09.11.14
Erik Spiekermann | Essays

Ideas Come First

Being on the other side of the design process gives new insight into what makes a good client, especially when  your own house is at stake. Getting the right architects is a start, and it helps if they’re German.

In 2001, I bought a late-Victorian house near Balls Pond Road in North London, and five years later it started to fall apart, having been kept together by that amazingly effective combination of an excess of dust and paint. First a disclaimer: this was not my first architectural project. I had already rebuilt a small house on a steep hill in San Francisco; converted an empty attic in Berlin into an apartment (and then rebuilt it twenty years later); and, at the end of the nineties, turned a former power station into the MetaHaus: 8,000 square meters of design studios. This meant working with four different architects, dealing with bureaucracy in Germany and the U.S., and going from a clueless but hands-on client (quite possibly the worst combination) to knowing enough about constraints and processes to become a proper client.

After thirty years running a design business, I know that the rules for any project are always the same: there is a purpose, a deadline, and a budget. More often than not, we help our clients to develop a concept, generate an idea, and then visualize it in order to make sure everybody understands it. Rebuilding a house, I learned, is very much like such a project: you have to define the essence of the existing house, compare it with the intended purpose, and see if there is any overlap. How many people will live there? Do they work at home, cook every day? Do they have children, like gardening, receive lots of visitors? Is the house intended for one family, or is it to be let to strangers and split up into self-contained units? If you have a thirty-year mortgage, most of these constraints may not be relevant in a few years, but the same goes for other design projects: the only thing we know about the future is that it’s ahead of us.

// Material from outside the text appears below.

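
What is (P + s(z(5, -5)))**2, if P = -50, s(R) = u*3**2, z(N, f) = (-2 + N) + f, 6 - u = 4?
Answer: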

Before you think too much about all these constraints as well as all the outside factors like regulations, financing, contractors, inspectors, surveyors, and neighbors, it is useful to find your most important ally: the architect. As is usually the case for these types of personal projects, I asked around, and I found a small office, just around the corner from my house, run by an Anglo-German couple, Silvia Ullmayer and Allan Sylvester. This promised the desired mix of local knowledge and a conceptual approach with some Teutonic attention to detail and an understanding of the metric system, plus the knowledge that even sash windows do not have to be drafty if built properly. They also understood that central heating is not a luxury, but has been standard in German houses since World War 1. My priorities were very much on the side of pragmatic construction, not on winning design prizes. The budget did not allow for exclusive materials, touch screens for the heating, or interactive fridges, but we did want a small server and Ethernet wiring throughout.

Your second ally should be your contractor. The wrong choice can quickly turn the project over to the Three Deadly Sins of the building trade: Sloth, Ignorance, and Greed. The less a builder knows about something, the more money he’ll want to learn about it, and the less inclined he will be to apply that knowledge. We found a contractor who was not only keen to do the work but appreciated my attitude toward doing things properly, on time, and on budget. And he was — surprise! — German, from Berlin even. Our architects taught the builders about the specifics of building in London, and they reciprocated by being incredibly flexible when it came to solving unforeseen problems. In an old house, there are plenty of those. A collapsing ceiling, a rotten roof, flimsy floorboards, and pathetic do-it-yourself plumbing soon turned the original budget into nothing but a sketch. The builders responded by making a complete roof in Germany, putting it on a truck, and driving it to London — all for less than it would have cost to make locally.

Having found the right architects reminded me a lot of my relationships with clients and — I hope — made me a better client, too. The architects not only understood, incorporated, and even anticipated the constraints mentioned, but they also regarded this small renovation as an intellectual exercise. Victorian rooms of the late nineteenth century may not offer the same grand scale as a Berlin apartment from that period, but they have their own rhythm and structure which should be respected, if not slavishly maintained. These rooms have been opened and now afford more views into privacy as well as out from it. The clutter of electric cables, heating pipes, radiators, sockets, and new data connections has been concealed in a tall skirting that runs through the whole house, creating a leitmotif and bringing together old and new elements. A viable concept, indeed, and it looks great. Ideas, in other words, come first. In architecture as in other fields of design, however, they are worthless if they do not result in a tangible product. One cannot exist without the other, unless we make art—not design.